Le président russe, Vladmir Poutine, a signé le 21 avril 2014 un décret sur «la réhabilitation des minorités en Crimée», territoire ukrainien récemment rattaché à la Russie. Parmi ces minorités : les Tatars. Cette communauté turcophone et musulmane forte de 250.000 personnes, qui s’était montrée hostile au rattachement, demande son autonomie.
Article rédigé par Laurent Ribadeau Dumas
France Télévisions
Publié Mis à jour
Temps de lecture : 4min
Le président russe, Valdimir Poutine, lors d'une réunion au Kremlin le 21 avril 2014. (Reuters - Alexei Druzhinin - RIA Novosti - Kremlin)
«Je tiens à vous informer que j'ai signé un décret sur la réhabilitation des Tatars de Crimée, des Arméniens, des Allemands, des Grecs, de tous ceux qui ont souffert sous la répression stalinienne», a-t-il annoncé au début d'une réunion gouvernementale.

Ce décret, disponible sur le site du Kremlin, inclut des mesures «pour le développement des autonomies culturelles nationales», «pour l'accès à l'apprentissage des langues des peuples opprimés», «pour le développement de leur artisanat et d'entreprises locales» et «pour leur développement socio-économique».

Le Kremlin répond ainsi indirectement aux représentants des Tatars qui, le 29 mars, avaient lancé des «procédures légales et politiques (pour) l'autonomie ethnique et territoriale du peuple tatar de Crimée sur son territoire historique, la Crimée». Une demande refusée par les autorités russes de la péninsule, qui avaient juste parlé d'«une autonomie culturelle». Preuve que la question gêne Moscou: le leader des Tatars, Moustafa Djemilev, a été interdit d'accès pour cinq ans dans la péninsule, a annoncé le 22 avril la Medjlis, l'assemblée représentative de la communauté.   

Les membres de cette dernière représente 12% de la population de la région, rattachée en 1954 par Staline à l’Ukraine. Ils ont largement boycotté le référendum du 16 mars 2014, qui a abouti au rattachement à la Russie. Après ce vote, le Kremlin s’était engagé à faire des gestes en faveur de cette minorité.

Celle-ci reste méfiante vis-à-vis de Moscou qui, en 1944, avait déporté ses membres vers l’Asie centrale. Staline les accusait de collaboration avec l’Allemagne nazie. Ils n’ont été autorisés à rentrer en Crimée qu’à la fin des années 80, à la faveur de la dislocation de l’URSS.

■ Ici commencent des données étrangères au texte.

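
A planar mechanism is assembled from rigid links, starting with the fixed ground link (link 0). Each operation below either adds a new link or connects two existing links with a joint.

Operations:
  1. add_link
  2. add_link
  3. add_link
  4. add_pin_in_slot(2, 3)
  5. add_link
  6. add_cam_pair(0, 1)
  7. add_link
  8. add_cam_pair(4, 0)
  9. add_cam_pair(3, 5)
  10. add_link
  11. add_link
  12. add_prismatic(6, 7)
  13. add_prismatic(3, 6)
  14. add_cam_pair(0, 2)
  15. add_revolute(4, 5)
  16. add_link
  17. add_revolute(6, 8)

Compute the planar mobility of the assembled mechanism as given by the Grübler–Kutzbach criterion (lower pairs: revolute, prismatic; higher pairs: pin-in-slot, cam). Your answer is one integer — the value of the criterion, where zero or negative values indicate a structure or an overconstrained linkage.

ground; <1,0,0>
#1 <2,0,0>
#2 <3,0,0>
#3 <4,0,0>
PS:2↔3 J2 <4,0,1>
#4 <5,0,1>
C:0↔1 J2 <5,0,2>
#5 <6,0,2>
C:4↔0 J2 <6,0,3>
C:3↔5 J2 <6,0,4>
#6 <7,0,4>
#7 <8,0,4>
P:6↔7 J1 <8,1,4>
P:3↔6 J1 <8,2,4>
C:0↔2 J2 <8,2,5>
R:4↔5 J1 <8,3,5>
#8 <9,3,5>
R:6↔8 J1 <9,4,5>
3×8 − 2×4 − 1×5 = 11

M = 11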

L'Ukraine n’a jamais officiellement réhabilité les Tatars de Crimée. Lesquels sont toujours confrontés à des questions de propriété de la terre notamment. En 1991, la Russie avait adopté une loi de réhabilitation des peuples réprimés, qui accorde le droit à des indemnisations.

Réagissant à la signature du décret par le président russe, Nariman Djelial, vice-président du Medjlis, s'est dit «réservé». «Dire que le Medjlis et les Tatars de Crimée l'ont accueilli avec joie et enthousiasme est pure fantaisie», a-t-il dit à l'AFP. «Il s'agit d'un ensemble de souhaits et de directives dont nous avons entendu parler plus d'une fois, y compris du côté des autorités ukrainiennes. Nous allons attendre la mise en œuvre pratique», a-t-il poursuivi.

Le site de la télévision russe RT (Russia Today), qui apporte en anglais «l’opinion de la Russie sur les affaires du monde», revient dans un long article, mis en ligne le 21 avril, sur «les victimes de Staline, notamment les Tatars de Crimée réhabilitées par un décret de Poutine». Il mentionne également les autres minorités de la péninsule : Grecs (qui seraient au nombre d’«environ 15.000», selon le site), Bulgares (12.000), Arméniens (10.000), Allemands (1000). Une manière en creux de rappeler le sort de la collectivité russe (et accessoirement des autres minorités) en Ukraine, objet de toutes les polémiques entre Moscou et Kiev.

Le 17 avril dernier, Vladimir Poutine disait vouloir défendre «les droits et les intérêts légitimes des citoyens russes et russophones du sud-est de l’Ukraine» et n’hésitait pas à parler de «crime grave» de la part des autorités de Kiev. Le décret du Kremlin est décidément très, très politique…

Membres de la communauté tatare en train de prier à Bakhtchyssaraï (sud-ouest de la Crimée) le 29 mars  2014. (Reuters - Shamil Zhumatov)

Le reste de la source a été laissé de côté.